Tony Booth, the Liverpudlian artist who created posters for The Beatles to advertise some of their early gigs, was a lesser-known but significant contributor to their formative story. Even if you don’t know his name, you have probably seen his distinctive artwork.
Born on Merseyside on June 22, 1933, he did his National Service in the early 50s, by which time he was already showing great prowess as a designer. Booth worked in Liverpool city center in the early 1960s, close to the Cavern Club (for which he was already producing many gig posters) and Beatles manager Brian Epstein’s office in Whitechapel. Booth was hired in the group’s early days by Epstein, originally to make posters and cards for the entrepreneur’s record shops.
Booth went on to make hand-painted artwork not only for The Beatles’ live appearances, but those of other Merseybeat groups and for Liverpool’s famed Cavern Club. Few of his original artworks survived the era, but one poster records a 1961 appearance on an all-night Cavern bill by The Beatles, who are joint bottom of the line-up with the Remo Four.
Much of Booth’s original artwork was either being discarded after the event or destroyed during the silk-screen printing process.
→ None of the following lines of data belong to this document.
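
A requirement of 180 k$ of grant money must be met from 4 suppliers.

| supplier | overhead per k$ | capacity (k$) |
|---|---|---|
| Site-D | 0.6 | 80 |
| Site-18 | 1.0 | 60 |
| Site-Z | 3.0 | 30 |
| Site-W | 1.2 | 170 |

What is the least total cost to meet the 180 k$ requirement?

Fill from the cheapest supplier first.
Take 80 from Site-D at 0.6 — need 100 more.
Site-18 at 1.0: take all 60 k$ — 40 still needed.
Site-W (1.2): take the remaining 40 — done.
Site-Z: unused.
Cost = 80×0.6 + 60×1.0 + 40×1.2 = 156.

156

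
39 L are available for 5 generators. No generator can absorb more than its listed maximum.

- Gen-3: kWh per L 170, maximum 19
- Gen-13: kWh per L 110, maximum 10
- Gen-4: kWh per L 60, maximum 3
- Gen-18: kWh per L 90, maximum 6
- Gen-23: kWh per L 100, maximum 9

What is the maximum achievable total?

5320

Order the generators by kWh per L: Gen-3 170 > Gen-13 110 > Gen-23 100 > Gen-18 90 > Gen-4 60.
Gen-3: +19 to 19 (cap) ; 20 left.
Gen-13 takes 10 to reach its cap of 10 ; 10 left.
Gen-23: +9 to 9 (cap) ; 1 left.
Only 1 left; Gen-18 takes them to reach 1.
Total = 170×19 + 110×10 + 90×1 + 100×9 = 5320.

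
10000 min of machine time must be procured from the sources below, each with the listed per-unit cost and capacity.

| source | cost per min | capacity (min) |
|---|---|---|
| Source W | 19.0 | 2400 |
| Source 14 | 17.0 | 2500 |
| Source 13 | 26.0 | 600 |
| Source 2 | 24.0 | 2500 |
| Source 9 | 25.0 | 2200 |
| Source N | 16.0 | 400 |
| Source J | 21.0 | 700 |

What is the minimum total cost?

Use sources in increasing cost order.
Source N at 16.0: take all 400 min — 9600 still needed.
Source 14 (17.0): use full 2500 — 7100 min to go.
Source W at 19.0: take all 2400 min — 4700 still needed.
Source J (21.0): use full 700 — 4000 min to go.
Source 2 (24.0): use full 2500 — 1500 min to go.
Source 9 at 25.0: take 1500 of its 2200 — requirement met.
Source 13: unused.
Cost = 400×16.0 + 2500×17.0 + 2400×19.0 + 700×21.0 + 2500×24.0 + 1500×25.0 = 206700.

206700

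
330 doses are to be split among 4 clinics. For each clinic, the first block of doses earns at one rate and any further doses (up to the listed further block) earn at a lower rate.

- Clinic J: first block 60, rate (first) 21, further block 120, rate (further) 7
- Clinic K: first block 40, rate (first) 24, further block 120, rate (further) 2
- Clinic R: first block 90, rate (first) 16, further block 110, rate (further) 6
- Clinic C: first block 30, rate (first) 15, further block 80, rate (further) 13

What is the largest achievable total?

5360

Rank every tier by rate: Clinic K/first 24 > Clinic J/first 21 > Clinic R/first 16 > Clinic C/first 15 > Clinic C/second 13 > Clinic J/second 7 > Clinic R/second 6 > Clinic K/second 2.
Fill Clinic K first block (40 at 24) ; 290 left.
Clinic J/first (21): +60 ; 230 left.
Clinic R/first (16): +90 ; 140 left.
Clinic C/first (15): +30 ; 110 left.
Clinic C second at 13: fill all 80 ; 30 left.
30 remain; put them into Clinic J second at 7.
Total = 24×40 + 21×60 + 16×90 + 15×30 + 13×80 + 7×30 = 5360.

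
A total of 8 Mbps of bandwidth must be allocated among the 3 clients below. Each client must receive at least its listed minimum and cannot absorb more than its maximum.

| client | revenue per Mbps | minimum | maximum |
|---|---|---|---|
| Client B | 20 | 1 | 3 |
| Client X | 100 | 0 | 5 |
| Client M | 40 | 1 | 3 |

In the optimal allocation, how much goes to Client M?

Meeting every minimum uses 1+0+1 = 2 Mbps, leaving 6.
Highest revenue per Mbps first: Client X 100 > Client M 40 > Client B 20.
Client X: +5 to 5 (cap) — 1 left.
Client M has room for 2 more but only 1 remain, so it gets 2.

2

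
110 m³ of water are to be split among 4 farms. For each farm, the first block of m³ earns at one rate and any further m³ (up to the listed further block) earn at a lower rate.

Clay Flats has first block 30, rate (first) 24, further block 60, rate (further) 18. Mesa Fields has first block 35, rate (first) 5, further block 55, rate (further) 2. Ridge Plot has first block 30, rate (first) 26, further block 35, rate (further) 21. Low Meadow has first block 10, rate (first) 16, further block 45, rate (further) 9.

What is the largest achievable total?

Order all 8 blocks by rate: Ridge Plot/T1 26 > Clay Flats/T1 24 > Ridge Plot/T2 21 > Clay Flats/T2 18 > Low Meadow/T1 16 > Low Meadow/T2 9 > Mesa Fields/T1 5 > Mesa Fields/T2 2.
Ridge Plot T1 at 26: fill all 30 → 80 left.
Fill Clay Flats T1 block (30 at 24) → 50 left.
Ridge Plot/T2 (21): +35 → 15 left.
15 remain; put them into Clay Flats T2 at 18.
Total = 26×30 + 24×30 + 21×35 + 18×15 = 2505.

2505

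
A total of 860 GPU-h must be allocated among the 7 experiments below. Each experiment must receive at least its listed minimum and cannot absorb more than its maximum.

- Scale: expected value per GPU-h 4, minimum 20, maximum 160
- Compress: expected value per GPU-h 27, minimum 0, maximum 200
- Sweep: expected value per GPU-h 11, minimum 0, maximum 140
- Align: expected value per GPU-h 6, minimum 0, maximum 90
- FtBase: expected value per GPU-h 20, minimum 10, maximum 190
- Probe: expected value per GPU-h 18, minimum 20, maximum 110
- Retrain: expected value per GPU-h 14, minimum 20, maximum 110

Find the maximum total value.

Meeting every minimum uses 20+0+0+0+10+20+20 = 70 GPU-h, leaving 790.
Order the experiments by expected value per GPU-h: Compress 27 > FtBase 20 > Probe 18 > Retrain 14 > Sweep 11 > Align 6 > Scale 4.
Compress takes 200 more to reach its cap of 200 → 590 left.
Give FtBase 180 more to hit its cap of 190 → 410 left.
Probe: +90 to 110 (cap) → 320 left.
Retrain: +90 to 110 (cap) → 230 left.
Sweep: +140 to 140 (cap) → 90 left.
Give Align 90 more to hit its cap of 90 → 0 left.
Total = 4×20 + 27×200 + 11×140 + 6×90 + 20×190 + 18×110 + 14×110 = 14880.

14880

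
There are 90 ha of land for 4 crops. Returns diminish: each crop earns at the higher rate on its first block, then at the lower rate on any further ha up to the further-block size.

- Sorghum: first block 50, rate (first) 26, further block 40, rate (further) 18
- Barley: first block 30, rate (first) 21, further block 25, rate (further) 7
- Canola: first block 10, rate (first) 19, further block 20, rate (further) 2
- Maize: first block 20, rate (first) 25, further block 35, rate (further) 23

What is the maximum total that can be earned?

2260

Order all 8 blocks by rate: Sorghum/first 26 > Maize/first 25 > Maize/second 23 > Barley/first 21 > Canola/first 19 > Sorghum/second 18 > Barley/second 7 > Canola/second 2.
Sorghum first at 26: fill all 50 ; 40 left.
Maize first at 25: fill all 20 ; 20 left.
Maize second at 23: only 20 left, fill 20.
Total = 26×50 + 25×20 + 23×20 = 2260.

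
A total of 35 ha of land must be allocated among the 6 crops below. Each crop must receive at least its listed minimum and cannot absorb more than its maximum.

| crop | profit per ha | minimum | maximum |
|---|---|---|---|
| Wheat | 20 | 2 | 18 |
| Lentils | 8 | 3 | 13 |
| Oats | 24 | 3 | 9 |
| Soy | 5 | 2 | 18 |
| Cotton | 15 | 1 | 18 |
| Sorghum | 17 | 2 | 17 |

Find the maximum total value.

Meeting every minimum uses 2+3+3+2+1+2 = 13 ha, leaving 22.
Order the crops by profit per ha: Oats 24 > Wheat 20 > Sorghum 17 > Cotton 15 > Lentils 8 > Soy 5.
Oats takes 6 more to reach its cap of 9 → 16 left.
Wheat: +16 to 18 (cap) → 0 left.
Total = 20×18 + 8×3 + 24×9 + 5×2 + 15×1 + 17×2 = 659.

659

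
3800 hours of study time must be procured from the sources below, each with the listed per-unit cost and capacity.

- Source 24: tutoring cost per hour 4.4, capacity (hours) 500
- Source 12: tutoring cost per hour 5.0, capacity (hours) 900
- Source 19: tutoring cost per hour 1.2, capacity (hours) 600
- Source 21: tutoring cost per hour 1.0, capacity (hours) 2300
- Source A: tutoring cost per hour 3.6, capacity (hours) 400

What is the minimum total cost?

6660

Fill from the cheapest source first.
Take 2300 from Source 21 at 1.0 ; need 1500 more.
Take 600 from Source 19 at 1.2 ; need 900 more.
Take 400 from Source A at 3.6 ; need 500 more.
Source 24 at 4.4: take all 500 hours ; 0 still needed.
Source 12: unused.
Cost = 2300×1.0 + 600×1.2 + 400×3.6 + 500×4.4 = 6660.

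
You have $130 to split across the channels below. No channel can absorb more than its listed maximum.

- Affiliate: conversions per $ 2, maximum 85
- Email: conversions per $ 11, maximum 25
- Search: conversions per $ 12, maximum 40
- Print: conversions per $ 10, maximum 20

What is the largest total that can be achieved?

Highest conversions per $ first: Search 12 > Email 11 > Print 10 > Affiliate 2.
Search: +40 to 40 (cap) → 90 left.
Email: +25 to 25 (cap) → 65 left.
Give Print 20 to hit its cap of 20 → 45 left.
Affiliate has room for 85 but only 45 remain, so it gets 45.
Total = 2×45 + 11×25 + 12×40 + 10×20 = 1045.

1045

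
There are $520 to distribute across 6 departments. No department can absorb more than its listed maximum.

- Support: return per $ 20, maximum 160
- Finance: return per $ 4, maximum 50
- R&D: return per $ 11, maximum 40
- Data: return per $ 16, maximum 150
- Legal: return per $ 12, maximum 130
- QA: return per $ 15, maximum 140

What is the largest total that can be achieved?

Order the departments by return per $: Support 20 > Data 16 > QA 15 > Legal 12 > R&D 11 > Finance 4.
Give Support 160 to hit its cap of 160 — 360 left.
Data takes 150 to reach its cap of 150 — 210 left.
QA: +140 to 140 (cap) — 70 left.
Legal: +70 (room for 130) → 70. Pool exhausted.
Total = 20×160 + 16×150 + 12×70 + 15×140 = 8540.

8540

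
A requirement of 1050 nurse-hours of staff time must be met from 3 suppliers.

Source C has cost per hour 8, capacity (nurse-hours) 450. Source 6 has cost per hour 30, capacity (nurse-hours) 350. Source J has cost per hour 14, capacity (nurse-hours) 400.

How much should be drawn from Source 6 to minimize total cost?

200

Use suppliers in increasing cost order.
Source C (8): use full 450 — 600 nurse-hours to go.
Source J at 14: take all 400 nurse-hours — 200 still needed.
Source 6 at 30: take 200 of its 350 — requirement met.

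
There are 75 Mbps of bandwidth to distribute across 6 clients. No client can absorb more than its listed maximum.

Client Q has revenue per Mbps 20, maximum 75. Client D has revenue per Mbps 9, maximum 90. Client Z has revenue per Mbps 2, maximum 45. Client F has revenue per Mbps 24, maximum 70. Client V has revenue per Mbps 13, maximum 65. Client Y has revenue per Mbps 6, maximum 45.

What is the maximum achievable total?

1780

Highest revenue per Mbps first: Client F 24 > Client Q 20 > Client V 13 > Client D 9 > Client Y 6 > Client Z 2.
Client F takes 70 to reach its cap of 70 → 5 left.
Only 5 left; Client Q takes them to reach 5.
Total = 20×5 + 24×70 = 1780.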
But those items that endured became highly sought after and extremely valuable, with an original Cavern poster being sold to an American collector some years ago for £27,500.
In more recent times, Booth made reproductions of his work and sold them to Beatles collectors around the world, as both limited edition signed printed posters and hand-painted replicas. He died on January 11, 2017 at the age of 83, having been ill with cancer. Poignantly, Tony’s last work was to create posters for the 60th anniversary celebrations of the Cavern Club, which took place the weekend after his death.